Ada satu desa yang muslimnya hanya 4 orang, bukan 4 KK. Ada juga yang hanya 3 orang. Kemudian ada yang hanya 6 KK. Dan yang membuat hati saya teriris adalah kabar dari sebuah desa yang tadinya muslimnya ada 7 KK tapi sekarang menyusut menjadi 2 KK. 

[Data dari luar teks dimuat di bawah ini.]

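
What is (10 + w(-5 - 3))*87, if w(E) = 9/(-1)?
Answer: 87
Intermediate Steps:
w(E) = -9 (w(E) = 9*(-1) = -9)
(10 + w(-5 - 3))*87 = (10 - 9)*87 = 1*87 = 87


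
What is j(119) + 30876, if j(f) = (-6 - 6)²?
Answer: 31020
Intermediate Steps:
j(f) = 144 (j(f) = (-12)² = 144)
j(119) + 30876 = 144 + 30876 = 31020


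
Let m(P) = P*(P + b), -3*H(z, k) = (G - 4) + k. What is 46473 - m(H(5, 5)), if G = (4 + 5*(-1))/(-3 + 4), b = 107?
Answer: 46473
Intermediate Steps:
G = -1 (G = (4 - 5)/1 = -1*1 = -1)
H(z, k) = 5/3 - k/3 (H(z, k) = -((-1 - 4) + k)/3 = -(-5 + k)/3 = 5/3 - k/3)
m(P) = P*(107 + P) (m(P) = P*(P + 107) = P*(107 + P))
46473 - m(H(5, 5)) = 46473 - (5/3 - ⅓*5)*(107 + (5/3 - ⅓*5)) = 46473 - (5/3 - 5/3)*(107 + (5/3 - 5/3)) = 46473 - 0*(107 + 0) = 46473 - 0*107 = 46473 - 1*0 = 46473 + 0 = 46473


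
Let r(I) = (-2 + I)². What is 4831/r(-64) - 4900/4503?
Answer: 136531/6538356 ≈ 0.020882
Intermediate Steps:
4831/r(-64) - 4900/4503 = 4831/((-2 - 64)²) - 4900/4503 = 4831/((-66)²) - 4900*1/4503 = 4831/4356 - 4900/4503 = 136531/6538356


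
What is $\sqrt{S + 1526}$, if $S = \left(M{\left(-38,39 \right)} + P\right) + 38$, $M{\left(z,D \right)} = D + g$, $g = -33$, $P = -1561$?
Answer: $3$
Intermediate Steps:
$M{\left(z,D \right)} = -33 + D$ ($M{\left(z,D \right)} = D - 33 = -33 + D$)
$S = -1517$ ($S = \left(\left(-33 + 39\right) - 1561\right) + 38 = \left(6 - 1561\right) + 38 = -1555 + 38 = -1517$)
$\sqrt{S + 1526} = \sqrt{-1517 + 1526} = \sqrt{9} = 3$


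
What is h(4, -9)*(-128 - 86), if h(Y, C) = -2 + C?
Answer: 2354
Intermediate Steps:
h(4, -9)*(-128 - 86) = (-2 - 9)*(-128 - 86) = -11*(-214) = 2354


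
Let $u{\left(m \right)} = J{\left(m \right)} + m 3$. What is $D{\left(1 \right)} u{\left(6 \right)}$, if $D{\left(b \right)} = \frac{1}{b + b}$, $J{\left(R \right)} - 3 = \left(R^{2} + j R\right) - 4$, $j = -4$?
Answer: $\frac{29}{2} \approx 14.5$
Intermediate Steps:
$J{\left(R \right)} = -1 + R^{2} - 4 R$ ($J{\left(R \right)} = 3 - \left(4 - R^{2} + 4 R\right) = -1 + R^{2} - 4 R$)
$D{\left(b \right)} = \frac{1}{2 b}$
$u{\left(m \right)} = -1 + m^{2} - m$ ($u{\left(m \right)} = \left(-1 + m^{2} - 4 m\right) + m 3 = \left(-1 + m^{2} - 4 m\right) + 3 m = -1 + m^{2} - m$)
$D{\left(1 \right)} u{\left(6 \right)} = \frac{1}{2 \cdot 1} \left(-1 + 6^{2} - 6\right) = \frac{1}{2} \cdot 1 \left(-1 + 36 - 6\right) = \frac{1}{2} \cdot 29 = \frac{29}{2}$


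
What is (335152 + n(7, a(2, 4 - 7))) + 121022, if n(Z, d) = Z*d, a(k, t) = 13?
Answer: 456265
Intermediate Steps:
(335152 + n(7, a(2, 4 - 7))) + 121022 = (335152 + 7*13) + 121022 = (335152 + 91) + 121022 = 335243 + 121022 = 456265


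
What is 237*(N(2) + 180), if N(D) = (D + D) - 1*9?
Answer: 41475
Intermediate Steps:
N(D) = -9 + 2*D (N(D) = 2*D - 9 = -9 + 2*D)
237*(N(2) + 180) = 237*((-9 + 2*2) + 180) = 237*((-9 + 4) + 180) = 237*(-5 + 180) = 237*175 = 41475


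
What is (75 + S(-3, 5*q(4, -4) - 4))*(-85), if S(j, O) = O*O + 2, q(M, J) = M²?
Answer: -497505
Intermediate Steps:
S(j, O) = 2 + O² (S(j, O) = O² + 2 = 2 + O²)
(75 + S(-3, 5*q(4, -4) - 4))*(-85) = (75 + (2 + (5*4² - 4)²))*(-85) = (75 + (2 + (5*16 - 4)²))*(-85) = (75 + (2 + (80 - 4)²))*(-85) = (75 + (2 + 76²))*(-85) = (75 + (2 + 5776))*(-85) = (75 + 5778)*(-85) = 5853*(-85) = -497505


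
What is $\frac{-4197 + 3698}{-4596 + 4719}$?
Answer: $- \frac{499}{123} \approx -4.0569$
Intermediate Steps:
$\frac{-4197 + 3698}{-4596 + 4719} = - \frac{499}{123}$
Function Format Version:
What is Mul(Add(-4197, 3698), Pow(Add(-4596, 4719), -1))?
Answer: Rational(-499, 123) ≈ -4.0569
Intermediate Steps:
Mul(Add(-4197, 3698), Pow(Add(-4596, 4719), -1)) = Mul(-499, Pow(123, -1)) = Mul(-499, Rational(1, 123)) = Rational(-499, 123)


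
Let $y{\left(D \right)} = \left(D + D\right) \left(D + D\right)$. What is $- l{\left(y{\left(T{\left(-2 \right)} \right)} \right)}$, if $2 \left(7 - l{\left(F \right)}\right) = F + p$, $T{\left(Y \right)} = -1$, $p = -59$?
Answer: $- \frac{69}{2} \approx -34.5$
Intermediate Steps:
$y{\left(D \right)} = 4 D^{2}$ ($y{\left(D \right)} = 2 D 2 D = 4 D^{2}$)
$l{\left(F \right)} = \frac{73}{2} - \frac{F}{2}$ ($l{\left(F \right)} = 7 - \frac{F - 59}{2} = 7 - \frac{-59 + F}{2} = 7 - \left(- \frac{59}{2} + \frac{F}{2}\right) = \frac{73}{2} - \frac{F}{2}$)
$- l{\left(y{\left(T{\left(-2 \right)} \right)} \right)} = - (\frac{73}{2} - \frac{4 \left(-1\right)^{2}}{2}) = - (\frac{73}{2} - \frac{4 \cdot 1}{2}) = - (\frac{73}{2} - 2) = \left(-1\right) \frac{69}{2} = - \frac{69}{2}$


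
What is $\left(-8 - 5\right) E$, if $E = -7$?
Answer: $91$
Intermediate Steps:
$\left(-8 - 5\right) E = \left(-8 - 5\right) \left(-7\right) = \left(-13\right) \left(-7\right) = 91$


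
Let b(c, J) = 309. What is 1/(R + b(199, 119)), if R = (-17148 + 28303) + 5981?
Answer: 1/17445 ≈ 5.7323e-5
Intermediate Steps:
R = 17136 (R = 11155 + 5981 = 17136)
1/(R + b(199, 119)) = 1/(17136 + 309) = 1/17445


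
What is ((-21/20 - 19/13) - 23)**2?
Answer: 43996689/67600 ≈ 650.84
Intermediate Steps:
((-21/20 - 19/13) - 23)**2 = (-653/260 - 23)**2 = (-6633/260)**2 = 43996689/67600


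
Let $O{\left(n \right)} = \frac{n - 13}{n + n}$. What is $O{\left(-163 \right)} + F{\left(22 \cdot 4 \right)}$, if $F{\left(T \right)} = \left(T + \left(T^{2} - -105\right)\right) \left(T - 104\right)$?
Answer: $- \frac{20699608}{163} \approx -1.2699 \cdot 10^{5}$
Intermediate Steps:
$O{\left(n \right)} = \frac{-13 + n}{2 n}$
$F{\left(T \right)} = \left(-104 + T\right) \left(105 + T + T^{2}\right)$ ($F{\left(T \right)} = \left(T + \left(T^{2} + 105\right)\right) \left(-104 + T\right) = \left(T + \left(105 + T^{2}\right)\right) \left(-104 + T\right) = \left(105 + T + T^{2}\right) \left(-104 + T\right) = \left(-104 + T\right) \left(105 + T + T^{2}\right)$)
$O{\left(-163 \right)} + F{\left(22 \cdot 4 \right)} = \frac{-13 - 163}{2 \left(-163\right)} + \left(-10920 + 22 \cdot 4 + \left(22 \cdot 4\right)^{3} - 103 \left(22 \cdot 4\right)^{2}\right) = \frac{1}{2} \left(- \frac{1}{163}\right) \left(-176\right) + \left(-10920 + 88 + 88^{3} - 103 \cdot 88^{2}\right) = \frac{88}{163} + \left(-10920 + 88 + 681472 - 797632\right) = \frac{88}{163} - 126992 = - \frac{20699608}{163}$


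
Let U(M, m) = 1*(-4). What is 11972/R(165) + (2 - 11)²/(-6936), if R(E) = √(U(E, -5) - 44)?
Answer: -27/2312 - 2993*I*√3/3 ≈ -0.011678 - 1728.0*I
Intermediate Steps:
U(M, m) = -4
R(E) = 4*I*√3 (R(E) = √(-4 - 44) = √(-48) = 4*I*√3)
11972/R(165) + (2 - 11)²/(-6936) = 11972/((4*I*√3)) + (2 - 11)²/(-6936) = 11972*(-I*√3/12) + (-9)²*(-1/6936) = -2993*I*√3/3 + 81*(-1/6936) = -2993*I*√3/3 - 27/2312 = -27/2312 - 2993*I*√3/3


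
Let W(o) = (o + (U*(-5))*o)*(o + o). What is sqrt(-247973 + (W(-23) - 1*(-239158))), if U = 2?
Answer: I*sqrt(18337) ≈ 135.41*I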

Ramadhan tahun lalu, masih ada 7 KK. Tapi Ramadhan tahun ini tinggal 2 KK. Pedih rasanya mendapati kenyataan ini. Dan faktor yang menyebabkan mereka murtad adalah karena sungkan dengan tetangganya. Merasa tidak nyaman karena berbeda sendiri. Merasa "terasing" di desanya sendiri. Dan untuk membuang pagar keterasingan tersebut akhirnya mereka memutuskan murtad. 

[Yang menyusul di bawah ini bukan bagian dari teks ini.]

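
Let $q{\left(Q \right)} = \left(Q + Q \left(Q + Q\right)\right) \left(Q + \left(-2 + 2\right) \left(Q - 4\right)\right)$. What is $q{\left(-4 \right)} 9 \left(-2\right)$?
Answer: $2016$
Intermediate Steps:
$q{\left(Q \right)} = Q \left(Q + 2 Q^{2}\right)$ ($q{\left(Q \right)} = \left(Q + Q 2 Q\right) \left(Q + 0 \left(-4 + Q\right)\right) = \left(Q + 2 Q^{2}\right) \left(Q + 0\right) = \left(Q + 2 Q^{2}\right) Q = Q \left(Q + 2 Q^{2}\right)$)
$q{\left(-4 \right)} 9 \left(-2\right) = \left(-4\right)^{2} \left(1 + 2 \left(-4\right)\right) 9 \left(-2\right) = 16 \left(1 - 8\right) \left(-18\right) = 16 \left(-7\right) \left(-18\right) = \left(-112\right) \left(-18\right) = 2016$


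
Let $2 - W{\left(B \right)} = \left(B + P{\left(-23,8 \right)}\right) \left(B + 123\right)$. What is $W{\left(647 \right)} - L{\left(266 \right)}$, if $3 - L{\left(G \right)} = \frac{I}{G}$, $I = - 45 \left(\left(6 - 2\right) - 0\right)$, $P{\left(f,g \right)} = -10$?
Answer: $- \frac{65235393}{133} \approx -4.9049 \cdot 10^{5}$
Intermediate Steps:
$I = -180$ ($I = - 45 \left(4 + 0\right) = \left(-45\right) 4 = -180$)
$W{\left(B \right)} = 2 - \left(-10 + B\right) \left(123 + B\right)$ ($W{\left(B \right)} = 2 - \left(B - 10\right) \left(B + 123\right) = 2 - \left(-10 + B\right) \left(123 + B\right)$)
$L{\left(G \right)} = 3 + \frac{180}{G}$ ($L{\left(G \right)} = 3 - - \frac{180}{G} = 3 + \frac{180}{G}$)
$W{\left(647 \right)} - L{\left(266 \right)} = \left(1232 - 647^{2} - 73111\right) - \left(3 + \frac{180}{266}\right) = \left(1232 - 418609 - 73111\right) - \left(3 + 180 \cdot \frac{1}{266}\right) = \left(1232 - 418609 - 73111\right) - \left(3 + \frac{90}{133}\right) = -490488 - \frac{489}{133} = - \frac{65235393}{133}$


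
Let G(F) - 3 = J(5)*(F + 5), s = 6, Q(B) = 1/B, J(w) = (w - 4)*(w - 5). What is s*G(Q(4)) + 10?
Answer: 28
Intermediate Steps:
J(w) = (-5 + w)*(-4 + w) (J(w) = (-4 + w)*(-5 + w) = (-5 + w)*(-4 + w))
Q(B) = 1/B
G(F) = 3 (G(F) = 3 + (20 + 5² - 9*5)*(F + 5) = 3 + (20 + 25 - 45)*(5 + F) = 3 + 0*(5 + F) = 3 + 0 = 3)
s*G(Q(4)) + 10 = 6*3 + 10 = 18 + 10 = 28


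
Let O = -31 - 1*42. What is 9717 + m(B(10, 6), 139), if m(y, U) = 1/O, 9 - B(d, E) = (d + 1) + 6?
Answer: 709340/73 ≈ 9717.0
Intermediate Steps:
O = -73 (O = -31 - 42 = -73)
B(d, E) = 2 - d (B(d, E) = 9 - ((d + 1) + 6) = 9 - ((1 + d) + 6) = 9 - (7 + d) = 9 + (-7 - d) = 2 - d)
m(y, U) = -1/73 (m(y, U) = 1/(-73) = -1/73)
9717 + m(B(10, 6), 139) = 9717 - 1/73 = 709340/73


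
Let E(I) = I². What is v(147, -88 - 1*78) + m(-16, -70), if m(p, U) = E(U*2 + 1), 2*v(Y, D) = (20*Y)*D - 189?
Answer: -449587/2 ≈ -2.2479e+5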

Pedih rasanya melihat fakta ini. Memang tipikal masyarakat desa itu berbeda dengan masyarakat perkotaan. Secara psikologis mereka ingin selalu membaur dengan lingkungannya. Merasa aneh dan tak percaya diri ketika berbeda. Mereka terasing ketika minoritas di desa tersebut. Dan akhirnya memutuskan keluar dari dienul Islam agar bisa membaur dengan warga desanya. Memutuskan memeluk agama mayoritas di desa tersebut agar barrier yang ada bisa dihilangkan. 

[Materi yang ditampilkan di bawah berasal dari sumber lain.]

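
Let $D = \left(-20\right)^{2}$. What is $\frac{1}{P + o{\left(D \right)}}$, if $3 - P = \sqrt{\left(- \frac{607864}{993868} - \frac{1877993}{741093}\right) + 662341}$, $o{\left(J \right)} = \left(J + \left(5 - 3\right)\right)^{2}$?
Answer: $\frac{29757853116130617}{4808955407530757864117} + \frac{\sqrt{22457552920971249542462348262}}{4808955407530757864117} \approx 6.2192 \cdot 10^{-6}$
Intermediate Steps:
$D = 400$
$o{\left(J \right)} = \left(2 + J\right)^{2}$ ($o{\left(J \right)} = \left(J + 2\right)^{2} = \left(2 + J\right)^{2}$)
$P = 3 - \frac{\sqrt{22457552920971249542462348262}}{184137154431}$ ($P = 3 - \sqrt{\left(- \frac{607864}{993868} - \frac{1877993}{741093}\right) + 662341} = 3 - \sqrt{\left(\left(-607864\right) \frac{1}{993868} - \frac{1877993}{741093}\right) + 662341} = 3 - \sqrt{\left(- \frac{151966}{248467} - \frac{1877993}{741093}\right) + 662341} = 3 - \sqrt{- \frac{579240225569}{184137154431} + 662341} = 3 - \sqrt{\frac{121961007762757402}{184137154431}} = 3 - \frac{\sqrt{22457552920971249542462348262}}{184137154431} \approx -810.84$)
$\frac{1}{P + o{\left(D \right)}} = \frac{1}{\left(3 - \frac{\sqrt{22457552920971249542462348262}}{184137154431}\right) + \left(2 + 400\right)^{2}} = \frac{1}{\left(3 - \frac{\sqrt{22457552920971249542462348262}}{184137154431}\right) + 402^{2}} = \frac{1}{\left(3 - \frac{\sqrt{22457552920971249542462348262}}{184137154431}\right) + 161604} = \frac{1}{161607 - \frac{\sqrt{22457552920971249542462348262}}{184137154431}}$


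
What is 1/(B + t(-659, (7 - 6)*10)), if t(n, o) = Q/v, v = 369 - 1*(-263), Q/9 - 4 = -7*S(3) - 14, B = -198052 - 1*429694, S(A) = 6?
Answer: -158/99183985 ≈ -1.5930e-6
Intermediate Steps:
B = -627746 (B = -198052 - 429694 = -627746)
Q = -468 (Q = 36 + 9*(-7*6 - 14) = 36 + 9*(-42 - 14) = 36 + 9*(-56) = 36 - 504 = -468)
v = 632 (v = 369 + 263 = 632)
t(n, o) = -117/158 (t(n, o) = -468/632 = -468*1/632 = -117/158)
1/(B + t(-659, (7 - 6)*10)) = 1/(-627746 - 117/158) = 1/(-99183985/158) = -158/99183985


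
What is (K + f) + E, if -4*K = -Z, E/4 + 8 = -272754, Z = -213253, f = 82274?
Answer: -4248349/4 ≈ -1.0621e+6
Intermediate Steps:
E = -1091048 (E = -32 + 4*(-272754) = -32 - 1091016 = -1091048)
K = -213253/4 (K = -(-1)*(-213253)/4 = -¼*213253 = -213253/4 ≈ -53313.)
(K + f) + E = (-213253/4 + 82274) - 1091048 = 115843/4 - 1091048 = -4248349/4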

Dada saya terasa sesak. Ternyata di jaman internet yang setiap orang bebas mengekspresikan dirinya, masih ada saudara-saudara kita yang belum punya keberanian untuk tampil beda. 

Memang hidayah itu hak prerogatif Alloh semata, tapi kita bisa berupaya menggapainya. Salah satu caranya adalah dengan berkumpul dengan saudara seiman. Bersyukurlah jika kita diberi kemudahan untuk berkumpul dalam suatu majelis dengan saudara iman. Karena sesungguhnya perjumpaan tersebut akan semakin menguatkan iman.

Sungguh kurang beruntung sauadara-saudara kita yang berada di daerah minoritas. Mereka jarang berjumpa, berkumpul, ataupun mengaji dengan saudara seiman. Sehingga mereka tidak memiliki keterikatan ataupun rasa memiliki terhadap dienul Islam. Merasa begitu jauh dan akhirnya memutuskan murtad. 

Hanya Alloh yang berkuasa membolak-balikkan hati manusia. Semoga Alloh menguatkan hati kita semua untuk tetap teguh memeluk dienul Islam hingga ajal menjemput. Karena hidayah itu mahal harganya, melebihi harga apapun di dunia ini.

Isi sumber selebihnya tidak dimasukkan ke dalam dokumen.